August 17, 2022
National headlines reporting deteriorating student mental health highlight the challenges many students are currently facing.
Emma Piel ’23 and Andrew Jacques ’23, both graduates in psychology, spent their summer with John Monopoli, assistant professor of psychology, studying the socialization of emotions – or how other people react to an expression of emotion and how these reactions affect mental health outcomes – in college students. The two-part study started in the spring semester 2021.
“We were basically looking at how people react to your emotional displays and how that affects you and how that affects the mental health of students,” said Jacques, from Yarmouth, Maine. “Our hope is to help universities create peer-to-peer interaction programs to help colleges support mental health on campus.”
Monopoli’s research aims to develop a self-reported emotional socialization questionnaire in emerging adults (18-22 years old) and explore how emotional socialization affects mental health outcomes.
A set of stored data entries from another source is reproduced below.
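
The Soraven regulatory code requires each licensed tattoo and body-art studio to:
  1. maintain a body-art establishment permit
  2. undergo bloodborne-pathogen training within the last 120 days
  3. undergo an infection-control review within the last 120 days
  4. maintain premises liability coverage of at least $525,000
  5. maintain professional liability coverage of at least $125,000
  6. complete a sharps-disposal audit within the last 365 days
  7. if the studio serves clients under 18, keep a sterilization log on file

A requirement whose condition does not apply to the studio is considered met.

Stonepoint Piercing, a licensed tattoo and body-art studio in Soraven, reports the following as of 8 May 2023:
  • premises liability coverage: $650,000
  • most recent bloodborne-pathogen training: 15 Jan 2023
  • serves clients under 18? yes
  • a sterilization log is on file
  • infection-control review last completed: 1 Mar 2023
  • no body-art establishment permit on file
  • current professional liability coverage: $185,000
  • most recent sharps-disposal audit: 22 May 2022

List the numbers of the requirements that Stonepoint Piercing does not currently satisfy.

1. body-art establishment permit absent → not met
2. bloodborne-pathogen training 113 days ago vs limit 120 → met
3. infection-control review 68 days ago vs limit 120 → met
4. premises liability coverage $650,000 ≥ $525,000 → met
5. professional liability coverage $185,000 ≥ $125,000 → met
6. sharps-disposal audit 351 days ago vs limit 365 → met
7. condition 'serves clients under 18' holds; sterilization log present → met
Not met: 1

1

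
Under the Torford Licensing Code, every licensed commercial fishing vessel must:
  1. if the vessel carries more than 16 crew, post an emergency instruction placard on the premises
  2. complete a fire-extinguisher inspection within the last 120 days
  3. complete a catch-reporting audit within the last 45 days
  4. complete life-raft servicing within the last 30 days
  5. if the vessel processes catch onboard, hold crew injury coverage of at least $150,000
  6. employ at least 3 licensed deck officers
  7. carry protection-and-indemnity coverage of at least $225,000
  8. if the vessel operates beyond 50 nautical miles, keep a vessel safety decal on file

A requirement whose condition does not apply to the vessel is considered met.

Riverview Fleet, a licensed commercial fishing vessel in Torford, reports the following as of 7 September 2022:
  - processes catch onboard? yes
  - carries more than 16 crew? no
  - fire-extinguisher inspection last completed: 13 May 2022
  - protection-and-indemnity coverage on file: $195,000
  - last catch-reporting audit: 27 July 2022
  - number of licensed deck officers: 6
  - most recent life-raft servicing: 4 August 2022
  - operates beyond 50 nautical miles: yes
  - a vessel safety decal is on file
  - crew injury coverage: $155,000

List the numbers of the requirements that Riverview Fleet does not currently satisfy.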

Although there is a considerable amount of research on this in children and adolescents, we know very little about this in emerging adults – although we think it is important for this age group, a declared Monopoli. The first step was to collect data on the daily experiences of emerging adults with socialization.
“In the spring, we asked students open-ended questions about how their peers typically react when they show emotion. My research assistants grouped the responses into different themes,” Monopoli explained. “We need to do this because to develop our own survey measure of socialization, with specific items/questions, we need some kind of qualitative baseline.”
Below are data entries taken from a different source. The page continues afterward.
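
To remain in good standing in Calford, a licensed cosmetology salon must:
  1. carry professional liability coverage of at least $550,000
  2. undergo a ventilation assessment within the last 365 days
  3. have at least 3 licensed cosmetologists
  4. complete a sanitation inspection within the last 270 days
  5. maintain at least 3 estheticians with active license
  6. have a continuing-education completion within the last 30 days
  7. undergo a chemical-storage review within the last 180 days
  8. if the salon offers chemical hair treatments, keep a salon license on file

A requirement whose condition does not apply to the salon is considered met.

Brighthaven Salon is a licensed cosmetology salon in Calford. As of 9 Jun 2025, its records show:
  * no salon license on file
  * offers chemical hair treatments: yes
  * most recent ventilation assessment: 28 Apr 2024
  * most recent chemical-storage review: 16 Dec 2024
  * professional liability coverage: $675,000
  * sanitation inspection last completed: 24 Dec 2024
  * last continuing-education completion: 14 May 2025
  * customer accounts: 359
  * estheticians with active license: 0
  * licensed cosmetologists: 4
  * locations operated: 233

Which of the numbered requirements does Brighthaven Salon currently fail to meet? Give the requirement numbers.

2, 5, 8

1. professional liability coverage $675,000 ≥ $550,000 → met
2. ventilation assessment 407 days ago vs limit 365 → not met
3. licensed cosmetologists 4 ≥ 3 → met
4. sanitation inspection 167 days ago vs limit 270 → met
5. estheticians with active license 0 < 3 → not met
6. continuing-education completion 26 days ago vs limit 30 → met
7. chemical-storage review 175 days ago vs limit 180 → met
8. condition 'offers chemical hair treatments' holds; salon license absent → not met
Not met: 2, 5, 8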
Students at Susquehanna University had two main responsibilities during their research. The first was to enter the data collected last spring into statistical software for analysis. The second task consisted in coding the answers related to the socialization of the pupils.
“Over the summer, Andrew and I analyzed data regarding socialization as a protective factor, as well as worked on a project to develop a socialization questionnaire,” Piel, from Selinsgrove, said of their work.
She and Jacques say they learned important skills, such as team collaboration, the importance of understanding in relation to production, and conducting independent research, as well as how to code qualitative responses and conduct literature reviews and preliminary data analyses.
After graduating, Piel hopes to pursue a master’s degree in elementary education and begin her career in teaching, eventually enrolling in a doctoral program in school psychology or counseling. Jacques intends to pursue a master’s degree and possibly a doctorate in clinical psychology.